SUMMARY
The global economy is set to show its resilience again in 2024. A combination of US dollar weakening, falling interest rates and credit staying firm would make a case for adding to our equity holdings.
This week we released Wealth Outlook 2024: Slow then grow, Investing in the markets’ big reset. We see 2024 as an important transition year that sets the stage for sustainable rates of growth and market returns ahead.
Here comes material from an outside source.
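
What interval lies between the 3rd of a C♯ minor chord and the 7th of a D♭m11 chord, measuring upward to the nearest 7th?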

Though growth is likely to slow in early 2024, we see no synchronized collapse across the global economy, as many fear.
This Friday’s employment report underscores the US economic resilience we discuss in our Wealth Outlook 2024. Despite the fastest rate hiking since the Fed started announcing targets, the US economy has been stronger than most expected.
While some might anguish over the 0.4% monthly gain in US wages in November, most data show the Fed is handily winning the inflation fight with its patience and persistence.
At the moment, markets price the probability of the first Fed rate cut in March at 45%, whereas prior to the employment report the likelihood was closer to 75%. This tells us people were expecting a very quick turn in US monetary policy and a faster decline in demand for labor. Not so fast.
We have little doubt that US employment gains will continue to slow. While there were some strong segment gains in November, only 52% of private industries – barely a majority – added headcount.
When supply and demand meet at a high level as inflation is falling, there is no need to crush the economy and labor markets to bring down inflation. The Fed will likely make this observation and it is one of the key reasons why financial markets have responded positively to reports showing inflation is slowing over the past few months.
We believe that balanced portfolios have the potential for stronger performance over the next decade than has been experienced for some time. Diversification may also diversify portfolios from security concerns and unpredictable election results – two impending risks.